Test-driven development uses a tight cycle of "test, code, refactor" to develop software.

Tension and Release
I use the analogy of a stoplight: you start with a green light (all tests passing). Then you write a test; often you're referring to classes or methods that don't exist yet, and get a compiler error (yellow light). You fix this error by writing stubs, and when you run the test it fails (red light). Then you add just enough code to make the tests pass (green light).

Part of this style that may not be obvious is that most of the time you have a "green light": just like driving, you prefer not to spend a lot of time with a yellow or red light.

The most obvious use of this principle is in a technique Kent Beck calls "Fake It ('Til You Make It)": you get rid of the red light by making the code return exactly the answer the test expects. For this test:

public void testLength() { assertEquals(3, buffer.size("abc")); }

you might write this code:

public int size(String contents) { return 3; }

The first time you see this approach, you're likely to think "that's cheating!" We're supposed to be writing a program to do some complicated thing, and we come back with a trivial answer like that.

When you have tests that don't pass, you should feel tension: you have tests, and you have code, and they don't agree about how the code should work. It's the kind of tension from holding your breath, or trying to thread a needle, or watching a movie where people don't realize the danger they're in (depending how much tension you like, I guess:) It's unstable: what will happen?

The solution is to get out of the unstable state quickly, and release that dramatic tension.
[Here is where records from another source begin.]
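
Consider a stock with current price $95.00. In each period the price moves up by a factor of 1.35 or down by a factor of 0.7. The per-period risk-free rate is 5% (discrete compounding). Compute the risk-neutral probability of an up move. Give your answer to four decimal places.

p = 0.5385

Risk-neutral probability p = (1 + 0.05 − 0.7)/(1.35 − 0.7) = 0.3500/0.6500 = 0.5385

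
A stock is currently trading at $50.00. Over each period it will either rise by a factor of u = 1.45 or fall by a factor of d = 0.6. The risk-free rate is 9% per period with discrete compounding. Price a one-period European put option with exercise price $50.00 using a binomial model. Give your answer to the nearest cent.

Risk-neutral probability p = (1 + 0.09 − 0.6)/(1.45 − 0.6) = 0.4900/0.8500 = 0.5765
Terminal stock prices: S_u = 72.5, S_d = 30
Terminal payoffs (K − S): max(-22.5, 0) = 0, max(20, 0) = 20
Node 0 (S = 50): V_0 = 1/1.09·[0.5765·0.0000 + 0.4235·20.0000] = 7.7712

$7.77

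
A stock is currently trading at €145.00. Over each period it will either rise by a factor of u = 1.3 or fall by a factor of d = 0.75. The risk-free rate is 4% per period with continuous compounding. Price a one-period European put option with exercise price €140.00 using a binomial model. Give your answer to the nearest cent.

Risk-neutral probability p = (e^0.04 − 0.75)/(1.3 − 0.75) = 0.2908/0.5500 = 0.5287
Terminal stock prices: S_u = 188.5, S_d = 108.8
Terminal payoffs (K − S): max(-48.5, 0) = 0, max(31.25, 0) = 31.25
Node 0 (S = 145): V_0 = e^(−0.04)·[0.5287·0.0000 + 0.4713·31.2500] = 14.1492

€14.15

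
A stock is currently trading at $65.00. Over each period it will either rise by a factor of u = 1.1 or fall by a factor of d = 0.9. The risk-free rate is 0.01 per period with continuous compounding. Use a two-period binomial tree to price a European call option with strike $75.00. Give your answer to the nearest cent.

$1.08

Risk-neutral probability p = (e^0.01 − 0.9)/(1.1 − 0.9) = 0.1101/0.2000 = 0.5503
Terminal stock prices: S_uu = 78.65, S_ud = 64.35, S_dd = 52.65
Terminal payoffs (S − K): max(3.65, 0) = 3.65, max(-10.65, 0) = 0, max(-22.35, 0) = 0
Node u (S = 71.5): V_u = e^(−0.01)·[0.5503·3.6500 + 0.4497·0.0000] = 1.9884
Node d (S = 58.5): V_d = e^(−0.01)·[0.5503·0.0000 + 0.4497·0.0000] = 0.0000
Node 0 (S = 65): V_0 = e^(−0.01)·[0.5503·1.9884 + 0.4497·0.0000] = 1.0832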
This is important, because most of our tools work best when the system is working:

If our system works for the tests we have, but not for some tests we don't yet have, we can add those tests.
If other people have made changes, and checked in code with all tests passing, we can integrate their changes and know that if tests fail it's our problem.
If our system isn't as well-designed as it could be, we can refactor it. But refactoring is best applied when all tests pass.

Generalization
Once we've done the "fake it" part, we can use generalizationto do the "make it" part. Generalization is a relative of refactoring: where refactoring tries to preserve behavior, generalization tries to, well, generalize it.
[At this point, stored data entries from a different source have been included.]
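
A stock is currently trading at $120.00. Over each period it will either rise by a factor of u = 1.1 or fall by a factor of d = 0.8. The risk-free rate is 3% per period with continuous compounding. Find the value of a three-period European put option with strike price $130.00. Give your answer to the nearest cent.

$11.12

Risk-neutral probability p = (e^0.03 − 0.8)/(1.1 − 0.8) = 0.2305/0.3000 = 0.7682
Terminal stock prices: S_uuu = 159.7, S_uud = 116.2, S_udd = 84.48, S_ddd = 61.44
Terminal payoffs (K − S): max(-29.72, 0) = 0, max(13.84, 0) = 13.84, max(45.52, 0) = 45.52, max(68.56, 0) = 68.56
Node uu (S = 145.2): V_uu = e^(−0.03)·[0.7682·0.0000 + 0.2318·13.8400] = 3.1135
Node ud (S = 105.6): V_ud = e^(−0.03)·[0.7682·13.8400 + 0.2318·45.5200] = 20.5579
Node dd (S = 76.8): V_dd = e^(−0.03)·[0.7682·45.5200 + 0.2318·68.5600] = 49.3579
Node u (S = 132): V_u = e^(−0.03)·[0.7682·3.1135 + 0.2318·20.5579] = 6.9459
Node d (S = 96): V_d = e^(−0.03)·[0.7682·20.5579 + 0.2318·49.3579] = 26.4294
Node 0 (S = 120): V_0 = e^(−0.03)·[0.7682·6.9459 + 0.2318·26.4294] = 11.1238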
In our example, we created a fake response "return 3" for a reason: 3 is the right answer, determined by looking at the length of the string. We can generalize our answer from "return 3" to "return contents.length()".
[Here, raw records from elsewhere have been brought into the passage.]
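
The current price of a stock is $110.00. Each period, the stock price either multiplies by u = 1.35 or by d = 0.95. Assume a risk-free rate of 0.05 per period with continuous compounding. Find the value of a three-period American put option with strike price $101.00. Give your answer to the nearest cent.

Risk-neutral probability p = (e^0.05 − 0.95)/(1.35 − 0.95) = 0.1013/0.4000 = 0.2532
Terminal stock prices: S_uuu = 270.6, S_uud = 190.5, S_udd = 134, S_ddd = 94.31
Terminal payoffs (K − S): max(-169.6, 0) = 0, max(-89.45, 0) = 0, max(-33.02, 0) = 0, max(6.689, 0) = 6.689
Node uu (S = 200.5): continuation = e^(−0.05)·[0.2532·0.0000 + 0.7468·0.0000] = 0.0000; exercise value = 0.0000 ≤ continuation, so V_uu = 0.0000
Node ud (S = 141.1): continuation = e^(−0.05)·[0.2532·0.0000 + 0.7468·0.0000] = 0.0000; exercise value = 0.0000 ≤ continuation, so V_ud = 0.0000
Node dd (S = 99.27): continuation = e^(−0.05)·[0.2532·0.0000 + 0.7468·6.6888] = 4.7517; exercise value = 1.7250 ≤ continuation, so V_dd = 4.7517
Node u (S = 148.5): continuation = e^(−0.05)·[0.2532·0.0000 + 0.7468·0.0000] = 0.0000; exercise value = 0.0000 ≤ continuation, so V_u = 0.0000
Node d (S = 104.5): continuation = e^(−0.05)·[0.2532·0.0000 + 0.7468·4.7517] = 3.3756; exercise value = 0.0000 ≤ continuation, so V_d = 3.3756
Node 0 (S = 110): continuation = e^(−0.05)·[0.2532·0.0000 + 0.7468·3.3756] = 2.3980; exercise value = 0.0000 ≤ continuation, so V_0 = 2.3980

$2.40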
Generalization goes beyond the tests we already have, to the ones we haven't written yet. (Refactoring, in its pure form, preserves behavior for tests we have written, as well as the ones we could write.) Generalization thus makes a guess about the tests we would write. Sometimes this guess can be wrong, so we may write other tests that we think will pass, just to verify it.

I think of test cases as the shadows of behavior. We write code that we think will project that shadow. The "Fake It" part is like using a cutout to generate the shadow – it's not a true 3-d object, but it's good enough to show the right shadow. Then generalization can be used to "inflate" the code into a full object.